L’âpre cruauté de la vie dissimulée derrière une apparente légèreté, faisait de “Une seconde mère” un film extraverti à fort potentiel sentimental. Anna Muylaert nous revient cette année avec “D’une famille à l’autre” beaucoup plus nuancé avec une narration qui suggère plus qu’elle ne montre vraiment.


En s’attachant au destin de Pierre et accessoirement (c’est l’un des points faibles du film) à sa petite soeur, tous deux enfants “volés”, la réalisatrice aborde une série de thèmes difficiles. Notamment un qui lui est cher, celui de la filiation et du déracinement (thématique déjà traitée avec “Une seconde mère” et beaucoup plus approfondie dans “L’année où mes parents sont partis en vacances” dont elle avait écrit le scénario). A cela s’ajoute une délicate approche sur l’adolescence, l’éveil d’une sexualité troublée, la disparité sociale, le tout déstructuré par ce contexte émotionnel bien particulier.
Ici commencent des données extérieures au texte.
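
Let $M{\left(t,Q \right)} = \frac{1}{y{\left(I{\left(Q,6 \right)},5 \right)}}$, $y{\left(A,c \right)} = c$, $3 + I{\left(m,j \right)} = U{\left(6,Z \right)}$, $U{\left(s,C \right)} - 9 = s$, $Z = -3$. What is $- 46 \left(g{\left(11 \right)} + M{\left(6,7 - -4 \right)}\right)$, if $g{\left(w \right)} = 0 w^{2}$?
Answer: $- \frac{46}{5} \approx -9.2$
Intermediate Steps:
$U{\left(s,C \right)} = 9 + s$
$I{\left(m,j \right)} = 12$ ($I{\left(m,j \right)} = -3 + \left(9 + 6\right) = -3 + 15 = 12$)
$M{\left(t,Q \right)} = \frac{1}{5}$
$g{\left(w \right)} = 0$
$- 46 \left(g{\left(11 \right)} + M{\left(6,7 - -4 \right)}\right) = - 46 \left(0 + \frac{1}{5}\right) = \left(-46\right) \frac{1}{5} = - \frac{46}{5}$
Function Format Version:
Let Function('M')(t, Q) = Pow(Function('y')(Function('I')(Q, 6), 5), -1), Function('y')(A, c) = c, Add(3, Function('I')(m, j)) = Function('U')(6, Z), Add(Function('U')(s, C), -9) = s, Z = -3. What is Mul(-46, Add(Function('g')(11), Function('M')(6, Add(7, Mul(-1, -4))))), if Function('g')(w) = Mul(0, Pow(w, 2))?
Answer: Rational(-46, 5) ≈ -9.2000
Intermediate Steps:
Function('U')(s, C) = Add(9, s)
Function('I')(m, j) = 12 (Function('I')(m, j) = Add(-3, Add(9, 6)) = Add(-3, 15) = 12)
Function('M')(t, Q) = Rational(1, 5) (Function('M')(t, Q) = Pow(5, -1) = Rational(1, 5))
Function('g')(w) = 0
Mul(-46, Add(Function('g')(11), Function('M')(6, Add(7, Mul(-1, -4))))) = Mul(-46, Add(0, Rational(1, 5))) = Mul(-46, Rational(1, 5)) = Rational(-46, 5)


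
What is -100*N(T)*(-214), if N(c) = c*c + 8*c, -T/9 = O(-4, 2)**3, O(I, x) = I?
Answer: 7198617600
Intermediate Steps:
T = 576 (T = -9*(-4)**3 = -9*(-64) = 576)
N(c) = c**2 + 8*c
-100*N(T)*(-214) = -57600*(8 + 576)*(-214) = -57600*584*(-214) = -100*336384*(-214) = -33638400*(-214) = 7198617600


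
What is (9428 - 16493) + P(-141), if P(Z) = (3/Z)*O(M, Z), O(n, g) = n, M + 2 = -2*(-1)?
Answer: -7065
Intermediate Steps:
M = 0 (M = -2 - 2*(-1) = -2 + 2 = 0)
P(Z) = 0 (P(Z) = (3/Z)*0 = 0)
(9428 - 16493) + P(-141) = (9428 - 16493) + 0 = -7065 + 0 = -7065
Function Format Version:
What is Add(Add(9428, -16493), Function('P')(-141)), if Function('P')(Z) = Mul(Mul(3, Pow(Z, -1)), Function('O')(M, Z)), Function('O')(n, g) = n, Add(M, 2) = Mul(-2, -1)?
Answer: -7065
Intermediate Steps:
M = 0 (M = Add(-2, Mul(-2, -1)) = Add(-2, 2) = 0)
Function('P')(Z) = 0 (Function('P')(Z) = Mul(Mul(3, Pow(Z, -1)), 0) = 0)
Add(Add(9428, -16493), Function('P')(-141)) = Add(Add(9428, -16493), 0) = Add(-7065, 0) = -7065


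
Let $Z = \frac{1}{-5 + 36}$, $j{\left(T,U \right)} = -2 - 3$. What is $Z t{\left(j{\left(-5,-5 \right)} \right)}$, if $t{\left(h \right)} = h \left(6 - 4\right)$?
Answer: $- \frac{10}{31} \approx -0.32258$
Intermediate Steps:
$j{\left(T,U \right)} = -5$ ($j{\left(T,U \right)} = -2 - 3 = -5$)
$Z = \frac{1}{31} \approx 0.032258$
$t{\left(h \right)} = 2 h$ ($t{\left(h \right)} = h 2 = 2 h$)
$Z t{\left(j{\left(-5,-5 \right)} \right)} = \frac{2 \left(-5\right)}{31} = \frac{1}{31} \left(-10\right) = - \frac{10}{31}$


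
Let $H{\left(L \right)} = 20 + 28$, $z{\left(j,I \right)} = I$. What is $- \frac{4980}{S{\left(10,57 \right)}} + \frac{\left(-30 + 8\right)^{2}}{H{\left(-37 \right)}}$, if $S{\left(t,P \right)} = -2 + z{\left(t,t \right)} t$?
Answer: $- \frac{23951}{588} \approx -40.733$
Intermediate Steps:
$S{\left(t,P \right)} = -2 + t^{2}$ ($S{\left(t,P \right)} = -2 + t t = -2 + t^{2}$)
$H{\left(L \right)} = 48$
$- \frac{4980}{S{\left(10,57 \right)}} + \frac{\left(-30 + 8\right)^{2}}{H{\left(-37 \right)}} = - \frac{4980}{-2 + 10^{2}} + \frac{\left(-30 + 8\right)^{2}}{48} = - \frac{4980}{-2 + 100} + \left(-22\right)^{2} \cdot \frac{1}{48} = - \frac{4980}{98} + 484 \cdot \frac{1}{48} = \left(-4980\right) \frac{1}{98} + \frac{121}{12} = - \frac{2490}{49} + \frac{121}{12} = - \frac{23951}{588}$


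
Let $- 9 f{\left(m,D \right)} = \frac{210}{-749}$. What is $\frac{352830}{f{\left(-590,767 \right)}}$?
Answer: $11325843$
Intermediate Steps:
$f{\left(m,D \right)} = \frac{10}{321}$ ($f{\left(m,D \right)} = - \frac{210 \frac{1}{-749}}{9} = - \frac{210 \left(- \frac{1}{749}\right)}{9} = \left(- \frac{1}{9}\right) \left(- \frac{30}{107}\right) = \frac{10}{321}$)
$\frac{352830}{f{\left(-590,767 \right)}} = \frac{352830}{\frac{10}{321}} = 352830 \cdot \frac{321}{10} = 11325843$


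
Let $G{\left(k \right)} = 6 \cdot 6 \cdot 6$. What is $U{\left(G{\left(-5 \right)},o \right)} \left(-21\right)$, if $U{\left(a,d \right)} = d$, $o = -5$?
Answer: $105$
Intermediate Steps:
$G{\left(k \right)} = 216$ ($G{\left(k \right)} = 36 \cdot 6 = 216$)
$U{\left(G{\left(-5 \right)},o \right)} \left(-21\right) = \left(-5\right) \left(-21\right) = 105$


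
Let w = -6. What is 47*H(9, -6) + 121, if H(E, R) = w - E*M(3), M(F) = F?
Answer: -1430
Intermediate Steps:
H(E, R) = -6 - 3*E (H(E, R) = -6 - E*3 = -6 - 3*E)
47*H(9, -6) + 121 = 47*(-6 - 3*9) + 121 = 47*(-6 - 27) + 121 = 47*(-33) + 121 = -1551 + 121 = -1430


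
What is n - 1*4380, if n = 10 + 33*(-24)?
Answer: -5162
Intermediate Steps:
n = -782 (n = 10 - 792 = -782)
n - 1*4380 = -782 - 1*4380 = -782 - 4380 = -5162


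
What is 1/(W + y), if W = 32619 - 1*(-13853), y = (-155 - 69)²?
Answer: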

Pierre est interprété par Naomi Nero, autant le dire de suite, “D’une famille à l’autre” lui doit tout ou presque. Avec sa silhouette filiforme, son visage émacié et fatigué et ses déplacements vaporeux, il a tout du grand héros romantique. Son détachement affiché n’est qu’un leurre, la fragilité suinte de tout son être. Et si on ne le saisit pas tout à fait, on s’y attache tout comme on le faisait pour le “Alex” de Van Sant, l’ado de “Paranoid park”. On assiste là à une vraie performance d’acteur, rare, qui l'enchaîne à son personnage.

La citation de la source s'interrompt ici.